Ronan Maria Pinto acreditou em todos o tempo todo e o tempo que é o senhor da razão tratou de colocar a situação em ordem. O Santo André caiu por causa de uma montanha de motivos fora e dentro de campo, como todo time que cai, mas o que mais pesou mesmo foi a troca de treinadores.
Vá lá que não ficasse com Sérgio Soares, que comandou a equipe no acesso à Série A no ano passado, mas a chegada de Alexandre Galo nada acrescentou, exceto um acentuado divisionismo no elenco sempre sob a influência de Marcelinho Carioca. Sérgio Soares chegou tarde e não pode imprimir na equipe a personalidade tática que a levou ao sucesso no ano anterior e que também, por recall, manteve em bom nível o rendimento no Campeonato Paulista.
A substituição de técnico, como a troca de executivo numa empresa e de gestor público na atividade governamental, não pode ser encarada como rotina. É certo que não há verdade absoluta sobre a influência de um treinador competente num grupo de jogadores na medida em que prolonga permanência, mas as probabilidades de somar resultados positivos são comprovadamente bem maiores que os solavancos de troca intermitente de comandante.
Há momentos de choques com a chegada de nova chefia que valem a pena, principalmente em situações que cobram impactos para eliminar zonas de conforto exagerado ou de idiossincrasias exacerbadas, mas nem sempre o tiro é certeiro. Na maioria dos casos sai pela culatra.
Mais importante agora do que debater as razões da queda do Santo André é redesenhar o figurino do clube-empresa para a próxima temporada.
Os acontecimentos de 2009 precisam ser avaliados, esmiuçados até, para que não se repitam no ano que vem. Entretanto, cair na real de que se está de volta à Série B do Brasileiro e que a Séria A do Campeonato Paulista não é galinha morta, embora parte dos concorrentes seja estruturada em cima da hora, é questão de sobrevivência. O trauma da queda não pode estender-se indefinidamente mas fingir que não ficaram marcas indeléveis de complicações seria o cúmulo do exagero. Modular o passado recente de fracasso e o futuro necessário de sucesso é, portanto, a grande tacada.
O Santo André começará 2010 com o peso dos desajustes de 2009, mas não pode deixar-se aprisionar pelo afundamento na principal competição do País.
A recomposição do elenco e principalmente do time base para o primeiro semestre do ano que vem é o novo desafio. E nesse ponto a direção acertou primeiro por recontratar Sérgio Soares já com olhos postos em 2010 e também ao trazer um profissional de administração esportiva, Carlito, como facilitador na captura de reforços.
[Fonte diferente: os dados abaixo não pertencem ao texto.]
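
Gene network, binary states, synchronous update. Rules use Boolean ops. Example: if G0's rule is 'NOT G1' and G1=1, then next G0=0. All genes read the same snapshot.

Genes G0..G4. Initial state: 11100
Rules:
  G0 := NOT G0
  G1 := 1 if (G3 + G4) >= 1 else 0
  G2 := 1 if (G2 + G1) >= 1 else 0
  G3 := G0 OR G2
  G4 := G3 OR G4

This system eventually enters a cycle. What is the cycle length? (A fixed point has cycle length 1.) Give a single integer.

Step 0: 11100
Step 1: G0=NOT G0=NOT 1=0 G1=(0+0>=1)=0 G2=(1+1>=1)=1 G3=G0|G2=1|1=1 G4=G3|G4=0|0=0 -> 00110
Step 2: G0=NOT G0=NOT 0=1 G1=(1+0>=1)=1 G2=(1+0>=1)=1 G3=G0|G2=0|1=1 G4=G3|G4=1|0=1 -> 11111
Step 3: G0=NOT G0=NOT 1=0 G1=(1+1>=1)=1 G2=(1+1>=1)=1 G3=G0|G2=1|1=1 G4=G3|G4=1|1=1 -> 01111
Step 4: G0=NOT G0=NOT 0=1 G1=(1+1>=1)=1 G2=(1+1>=1)=1 G3=G0|G2=0|1=1 G4=G3|G4=1|1=1 -> 11111
State from step 4 equals state from step 2 -> cycle length 2

Answer: 2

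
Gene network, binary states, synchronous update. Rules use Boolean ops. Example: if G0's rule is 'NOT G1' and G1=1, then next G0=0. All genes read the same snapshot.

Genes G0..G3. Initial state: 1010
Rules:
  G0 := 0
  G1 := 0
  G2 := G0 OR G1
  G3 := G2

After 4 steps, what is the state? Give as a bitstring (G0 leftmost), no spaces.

Step 1: G0=0(const) G1=0(const) G2=G0|G1=1|0=1 G3=G2=1 -> 0011
Step 2: G0=0(const) G1=0(const) G2=G0|G1=0|0=0 G3=G2=1 -> 0001
Step 3: G0=0(const) G1=0(const) G2=G0|G1=0|0=0 G3=G2=0 -> 0000
Step 4: G0=0(const) G1=0(const) G2=G0|G1=0|0=0 G3=G2=0 -> 0000

0000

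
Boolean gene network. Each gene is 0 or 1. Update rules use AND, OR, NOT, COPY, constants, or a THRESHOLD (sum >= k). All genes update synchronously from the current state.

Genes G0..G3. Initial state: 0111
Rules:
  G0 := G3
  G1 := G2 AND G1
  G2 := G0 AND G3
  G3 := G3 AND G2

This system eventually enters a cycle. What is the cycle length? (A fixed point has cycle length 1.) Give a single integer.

Step 0: 0111
Step 1: G0=G3=1 G1=G2&G1=1&1=1 G2=G0&G3=0&1=0 G3=G3&G2=1&1=1 -> 1101
Step 2: G0=G3=1 G1=G2&G1=0&1=0 G2=G0&G3=1&1=1 G3=G3&G2=1&0=0 -> 1010
Step 3: G0=G3=0 G1=G2&G1=1&0=0 G2=G0&G3=1&0=0 G3=G3&G2=0&1=0 -> 0000
Step 4: G0=G3=0 G1=G2&G1=0&0=0 G2=G0&G3=0&0=0 G3=G3&G2=0&0=0 -> 0000
State from step 4 equals state from step 3 -> cycle length 1

Answer: 1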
O modelo gerencial do Santo André e da maioria dos clubes puramente esportivos ou igualmente empresariais não me agrada porque, no fundo, no fundo, é a eternização de presidencialismo absolutista disfarçado tanto por colaboradores voluntários como por acionistas submissos. Esse, na verdade, é o preço que se paga porque se entrega a apenas um dirigente praticamente todas as peças de um quebra-cabeças de responsabilidades e decisões.
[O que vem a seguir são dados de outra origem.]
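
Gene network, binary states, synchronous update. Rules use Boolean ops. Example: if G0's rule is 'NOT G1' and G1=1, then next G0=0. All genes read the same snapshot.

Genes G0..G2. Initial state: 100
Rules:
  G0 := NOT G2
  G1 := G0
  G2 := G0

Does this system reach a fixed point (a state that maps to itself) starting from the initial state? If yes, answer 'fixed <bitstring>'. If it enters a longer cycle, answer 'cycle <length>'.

Step 0: 100
Step 1: G0=NOT G2=NOT 0=1 G1=G0=1 G2=G0=1 -> 111
Step 2: G0=NOT G2=NOT 1=0 G1=G0=1 G2=G0=1 -> 011
Step 3: G0=NOT G2=NOT 1=0 G1=G0=0 G2=G0=0 -> 000
Step 4: G0=NOT G2=NOT 0=1 G1=G0=0 G2=G0=0 -> 100
Cycle of length 4 starting at step 0 -> no fixed point

Answer: cycle 4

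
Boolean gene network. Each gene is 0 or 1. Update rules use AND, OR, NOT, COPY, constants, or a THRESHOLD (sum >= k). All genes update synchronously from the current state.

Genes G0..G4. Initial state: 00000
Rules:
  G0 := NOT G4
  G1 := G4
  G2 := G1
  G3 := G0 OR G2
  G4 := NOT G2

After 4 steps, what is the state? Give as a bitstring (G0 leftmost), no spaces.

Step 1: G0=NOT G4=NOT 0=1 G1=G4=0 G2=G1=0 G3=G0|G2=0|0=0 G4=NOT G2=NOT 0=1 -> 10001
Step 2: G0=NOT G4=NOT 1=0 G1=G4=1 G2=G1=0 G3=G0|G2=1|0=1 G4=NOT G2=NOT 0=1 -> 01011
Step 3: G0=NOT G4=NOT 1=0 G1=G4=1 G2=G1=1 G3=G0|G2=0|0=0 G4=NOT G2=NOT 0=1 -> 01101
Step 4: G0=NOT G4=NOT 1=0 G1=G4=1 G2=G1=1 G3=G0|G2=0|1=1 G4=NOT G2=NOT 1=0 -> 01110

01110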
No mundo futebolístico os resultados não são cientificamente garantidos com base no passado de sucesso nem irremediavelmente sacramentados por causa de fracasso anterior. Aliás, o Santo André é prova viva disso.
Entretanto, com organização, metodologia e definição de metas é possível amansar o burro bravo do imponderável com razoável eficiência, evitando-se catástrofes como o rebaixamento.
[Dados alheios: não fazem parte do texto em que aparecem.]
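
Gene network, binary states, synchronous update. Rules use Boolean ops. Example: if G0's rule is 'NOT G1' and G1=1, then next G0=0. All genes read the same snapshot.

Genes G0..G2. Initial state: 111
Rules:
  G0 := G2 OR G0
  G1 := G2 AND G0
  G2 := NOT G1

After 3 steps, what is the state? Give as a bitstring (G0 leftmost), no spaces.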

Futebol é algo tão sujeito a chuvas e trovoadas que o melhor que os dirigentes podem fazer é reduzir o grau de instabilidade de resultados, porque erros são quase compulsórios. Não fosse assim, os times, todos os times, não passariam o final e o começo do ano negociando jogadores que deram com os burros nágua, mesmo que, quando contratados, tenham sido cuidadosamente submetidos a avaliações e invariavelmente festejados como soluções.
Marcelinho Carioca tem razão quando fala na falta de planejamento e no excessivo contingente de jogadores negociados, mas não tem o direito de fazer comentários porque passou o tempo todo repetindo a toada bajulativa a quem o idealizou candidato.